“No Brasil, estamos usando a pena como instrumento de vingança institucional”

Em quatro anos e dez meses, o ministro João Otávio de Noronha será presidente do Superior Tribunal de Justiça. Dos mais antigos integrantes da corte, ele passou os últimos anos em posições privilegiadas de observar e interferir no processo de formação de juízes do Brasil.

O diretor da Escola de Formação e Aperfeiçoamento de Magistrados (Enfam) é crítico: “Aqui você faz uma prova de decoreba, um teste psicotécnico, toma posse do cargo, faz um curso de um mês e começa a trabalhar”, afirma, em entrevista à ConJur. Noronha esteve na França para acompanhar o sistema de Justiça e ver como são formados os magistrados de lá. E tirou alguns exemplos, como um curso de 27 meses que faz parte do concurso. Quem não for aprovado ao final do período, não pode ser juiz.

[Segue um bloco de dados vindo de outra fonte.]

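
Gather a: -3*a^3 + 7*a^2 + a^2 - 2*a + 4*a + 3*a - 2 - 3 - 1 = -3*a^3 + 8*a^2 + 5*a - 6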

“Como é que um jovem de 24 anos que nunca nem namorada teve direito vai julgar causas de Direito de Família? Que experiência ele tem? Como ele pode sentar com a senhora idosa que está separando, com problemas com os filhos e o marido, e conciliar?”, questiona. “O jovem juiz precisa ser preparado, aprender a medir as repercussões de suas decisões no seio social, estudar psicologia judiciária.”

Noronha também trata de uma realidade já incontornável no Brasil. Ao juiz não basta conhecer Direito, ter cultura jurídica e domínio da técnica judiciária. “É preciso ser um líder”, vaticina. O ministro conta que o juiz precisa estudar administração e saber administrar uma vara. Segundo ele, muitas vezes a produtividade é afetada por problemas de relacionamento entre o magistrado e os funcionários, ou porque ele trata mal os servidores e passa a ser boicotado.

O ministro também acaba de terminar seu mandato como ministro do Tribunal Superior Eleitoral. Durante as eleições presidenciais de 2014, foi corregedor-geral Eleitoral. Em outras palavras, o “xerife” do processo eleitoral.

A conclusão a que Noronha chega é que o maior problema dos partidos é a falta de organização, o que se refle em contas mal prestadas.

Ele concorda com a ideia de que as eleições estão cada vez mais judicializadas. “Todo mundo que perde quer ganhar no tapetão.” Mas também observa o outro lado da mesma moeda: “A influência do poder econômico e do poder político é altamente questionada, e macula a vontade popular. Se a Dilma tivesse dito, por exemplo, que não teria dinheiro para aumentar — como ela já deveria saber — o Bolsa Família, e não teria dinheiro para o crédito educacional… Se tivesse dito toda a verdade, o eleitor teria votado nela, na mesma quantidade? Eu não acredito. E isso é o quê? É abuso de poder político”.